20Pourtant dès la fin des années 1900, les écrits de Bourgeois amorcent un tournant internationaliste, sans renoncer à sa théorie de la solidarité organique qu’il ne fait qu’étendre. Bourgeois est d’ailleurs très tôt convaincu de la solidarité existant entre les États. À la suite de la conférence de la paix organisée par le tsar Nicolas ii à La Haye en 1899 et 1907, voyant là le signe de la possibilité d’un règlement pacifique des conflits fondé sur le droit international, il écrit Pour la société des nations[27]. D’ailleurs, le préambule de la déclaration qui résulta de cette conférence fut signé par 44 États et reconnaît « la solidarité qui unit les membres de la société des nations civilisées ». C’est ainsi que Bourgeois peut reprendre la doctrine solidariste appliquée au droit international naissant, qui aboutit à la fondation de la SDN dont il donne, en 1919, la définition suivante : « Cet organisme, constitué sous la forme d’un conseil international, puisera son autorité dans l’engagement réciproque, pris par chacune des nations associées, d’user avec les autres de sa puissance économique, militaire et maritime contre toute nation violant le pacte social. Il n’y aura rien d’arbitraire dans la définition des pouvoirs du conseil international. Né d’un contrat volontaire souscrit par les États associés, il aura pour unique mandat d’assurer l’exécution de ce contrat [28]. »
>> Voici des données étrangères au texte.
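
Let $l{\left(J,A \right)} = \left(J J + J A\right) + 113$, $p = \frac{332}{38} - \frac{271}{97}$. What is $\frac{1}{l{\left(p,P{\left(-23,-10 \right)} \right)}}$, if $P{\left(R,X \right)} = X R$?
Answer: $\frac{3396649}{5146656716} \approx 0.00065997$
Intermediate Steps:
$P{\left(R,X \right)} = R X$
$p = \frac{10953}{1843}$ ($p = 332 \cdot \frac{1}{38} - \frac{271}{97} = \frac{166}{19} - \frac{271}{97} = \frac{10953}{1843} \approx 5.943$)
$l{\left(J,A \right)} = 113 + J^{2} + A J$ ($l{\left(J,A \right)} = \left(J^{2} + A J\right) + 113 = 113 + J^{2} + A J$)
$\frac{1}{l{\left(p,P{\left(-23,-10 \right)} \right)}} = \frac{1}{113 + \left(\frac{10953}{1843}\right)^{2} + \left(-23\right) \left(-10\right) \frac{10953}{1843}} = \frac{1}{113 + \frac{119968209}{3396649} + 230 \cdot \frac{10953}{1843}} = \frac{1}{113 + \frac{119968209}{3396649} + \frac{2519190}{1843}} = \frac{1}{\frac{5146656716}{3396649}} = \frac{3396649}{5146656716}$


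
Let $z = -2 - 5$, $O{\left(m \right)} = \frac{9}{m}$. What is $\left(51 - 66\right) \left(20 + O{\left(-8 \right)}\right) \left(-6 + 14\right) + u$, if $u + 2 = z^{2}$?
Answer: $-2218$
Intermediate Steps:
$z = -7$ ($z = -2 - 5 = -7$)
$u = 47$ ($u = -2 + \left(-7\right)^{2} = -2 + 49 = 47$)
$\left(51 - 66\right) \left(20 + O{\left(-8 \right)}\right) \left(-6 + 14\right) + u = \left(51 - 66\right) \left(20 + \frac{9}{-8}\right) \left(-6 + 14\right) + 47 = \left(51 - 66\right) \left(20 + 9 \left(- \frac{1}{8}\right)\right) 8 + 47 = - 15 \left(20 - \frac{9}{8}\right) 8 + 47 = - 15 \cdot \frac{151}{8} \cdot 8 + 47 = \left(-15\right) 151 + 47 = -2265 + 47 = -2218$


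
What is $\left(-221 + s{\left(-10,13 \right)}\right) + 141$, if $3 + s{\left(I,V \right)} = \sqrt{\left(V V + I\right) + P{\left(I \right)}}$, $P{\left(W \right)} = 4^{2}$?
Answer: $-83 + 5 \sqrt{7} \approx -69.771$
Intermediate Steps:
$P{\left(W \right)} = 16$
$s{\left(I,V \right)} = -3 + \sqrt{16 + I + V^{2}}$ ($s{\left(I,V \right)} = -3 + \sqrt{\left(V V + I\right) + 16} = -3 + \sqrt{\left(V^{2} + I\right) + 16} = -3 + \sqrt{\left(I + V^{2}\right) + 16} = -3 + \sqrt{16 + I + V^{2}}$)
$\left(-221 + s{\left(-10,13 \right)}\right) + 141 = \left(-221 - \left(3 - \sqrt{16 - 10 + 13^{2}}\right)\right) + 141 = \left(-221 - \left(3 - \sqrt{16 - 10 + 169}\right)\right) + 141 = \left(-221 - \left(3 - \sqrt{175}\right)\right) + 141 = \left(-221 - \left(3 - 5 \sqrt{7}\right)\right) + 141 = \left(-224 + 5 \sqrt{7}\right) + 141 = -83 + 5 \sqrt{7}$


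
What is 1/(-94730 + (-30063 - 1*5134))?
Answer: -1/129927 ≈ -7.6966e-6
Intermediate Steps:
1/(-94730 + (-30063 - 1*5134)) = 1/(-94730 + (-30063 - 5134)) = 1/(-94730 - 35197) = 1/(-129927) = -1/129927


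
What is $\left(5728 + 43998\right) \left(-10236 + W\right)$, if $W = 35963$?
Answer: $1279300802$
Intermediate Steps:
$\left(5728 + 43998\right) \left(-10236 + W\right) = \left(5728 + 43998\right) \left(-10236 + 35963\right) = 49726 \cdot 25727 = 1279300802$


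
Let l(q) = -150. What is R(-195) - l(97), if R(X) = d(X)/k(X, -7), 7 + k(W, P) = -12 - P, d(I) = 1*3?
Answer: 599/4 ≈ 149.75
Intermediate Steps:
d(I) = 3
k(W, P) = -19 - P (k(W, P) = -7 + (-12 - P) = -19 - P)
R(X) = -1/4 (R(X) = 3/(-19 - 1*(-7)) = 3/(-19 + 7) = 3/(-12) = 3*(-1/12) = -1/4)
R(-195) - l(97) = -1/4 - 1*(-150) = -1/4 + 150 = 599/4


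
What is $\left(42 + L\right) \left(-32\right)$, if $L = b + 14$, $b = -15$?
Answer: $-1312$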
21L’idée est donc que se font de plus en plus jour de nouvelles solidarités, c’est-à-dire de nouvelles interdépendances non plus au sein des nations mais entre les nations. Dans le discours prononcé par Bourgeois lors de l’assemblée générale constitutive de l’association française pour la Société des Nations en 1918, il évoque, évidemment, la guerre qui a montré à quel point le destin de chaque pays dépendait de sa solidarité avec les autres : « Le péril commun […] a créé l’âme commune [29]. » Cette idée est également présente dans la conclusion d’un autre ouvrage sur la prévoyance sociale publié juste avant-guerre en 1913 : « À l’universalité des risques sociaux, il faut opposer l’universalité de la prévoyance et de l’aide sociale [30]. »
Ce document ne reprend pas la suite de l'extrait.